Review Summary: Killer Is Dead showcases a lot of new creative ideas, but lacks the will to make it all function properly.
The slow burning tempos, scuttling electronics and methodically planned structures of Shadows of the Damned
are a far cry to the hotchpotch arbitrariness of Killer Is Dead
. There’s two sides to the argument, of course – it would be hypocritical of me to sit here and call Akira a hack for producing an album this far out there when I thrive on musical growth, but there has to be a line drawn somewhere so you can understand the boundaries of what made you unique in the first place. And that’s the main reason Killer Is Dead
runs into so many problems: it rarely sounds like an Akira Yamaoka score. I’m getting ahead of myself though, it’s easier to understand my bewilderment, and analysis on whether this is intentional or not, by talking about the game it’s written for. Killer Is Dead sees another collaboration with Suda51 and Akira, but this time there’s no words of wisdom from Mikami to ground what is a typically standard affair for a Suda51 game. If you’ve never played Killer 7, Flower, Sun and Rain: Murder and Mystery in Paradise or No More Heroes, to name his bigger brands, they’re abstract, sometimes outrageous and hilariously excessive, games. Imagine a Takeshi Miike film mixed with hack ‘n slash gameplay and you’re halfway there on what to expect. The problem with this particular offering is it lacks Suda’s usual spark; the game is more akin to No More Heroes 2’s sloppy execution than No More Heroes. The story is even less coherent and more careless than normal and the overall presentation isn’t as tightknit or fun, things feel random and stitched together ultimately showing as a pretty big blooper on Suda’s, up to now, interesting CV.
So, you have to wonder, was the soundtrack a reflection of the game？ I’m inclined to accept this theory over Yamaoka’s irrefutable urge to branch this far out, given his track record. With the exception of Shattered Memories
for failing to capture the game’s essence, he has hit the nail on the head everywhere else in his career, and I believe that the off-rails obscurity for this game is what set his mind to such a crazy soundscape. Let’s get it out there now, this throws the baby out with the bathwater. The usual penchants are almost non-existent here, it’s like a subversion of fan expectations. Mary Elizabeth McGlynn？ Forget about it, how about a vocal spot from a cringe-induced, generic rapper. Melancholy？ Who needs that when you can have frantic techno beats being forced down your earholes so quick it makes you confused and nauseous. This record lacks the same disciplines the last 14 years of his career have stubbornly maintained and displayed. “Piano School”, the album’s opening track, is about as atmospheric as it gets and serves as no representation of what’s heading your way.
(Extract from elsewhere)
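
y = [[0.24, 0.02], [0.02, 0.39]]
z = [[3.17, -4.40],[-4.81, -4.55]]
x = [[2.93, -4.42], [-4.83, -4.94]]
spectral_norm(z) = 6.73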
The worst glaring flaw with Killer Is Dead
is undoubtably its production, everything is cranked to 11 and sounds like a fuzzed-out wall of schizophrenic techno vomit. “Danger Danger” became so obnoxious I almost had to boycott the thing entirely, because of its unrelenting thump, thump
repetition and lack of anything in the way of spiked bass hits trying to kick your eardrums in. I get the attempt at making a fast-paced soundtrack to fit the futuristic punk themes here, but it doesn’t help its case when everything around the punk attitude and Godzilla sized sound is jarringly capricious and as incoherent as the game’s storytelling. Badly handled repetition is another reoccurring habit and is almost immeasurable for description. The generic down-tuned chugs of “Fast and Loose” start off promising but become as old as the ferocious tempos on here. It’s something the album never gets over, and every song suffers from a one-dimensional outcome that would induce sleep if it wasn’t for those damn bass thumps. The agitated spasms of instruments form an interesting sound at times though, it has to be said: “Vibrations” has a cool little slap-pop bassline that introduces a nice new facet to Akira, while “Lotus Power” manages to salvage some dignity by successfully amalgamating the dour tone of his previous works with this new hard-hitting electronic sound, but honestly, I’m pissing into the wind trying to find a lot of the pros to this.
Killer Is Dead
is a slog to get through. Forget about everything you know and love about Akira’s work here, this is a creative misfire that tries to fit the games aesthetic a little too literally. It has a novelty for about 10 minutes, at which point you’ll discover the revelation this has no focus. It throws a million different ideas into a pot, bypasses the simmer and goes straight for the boiling point instead. Unlike all his Silent Hill work and Shadows of the Damned, this lacks a much-needed attention span. Tracks just don’t seem to have a goal, feeling like a mesh of ideas with little context. While this soundtrack does suit the game itself, it doesn’t say a lot considering the game was barely average to begin with. Akira trades intelligence for visceral instinct, and while an admirable idea on paper, the reality doesn’t translate all that well. It’s the first serious fumble for Yamaoka and I would urge you to avoid this dizzying album and listen to any one of his other fantastic works instead.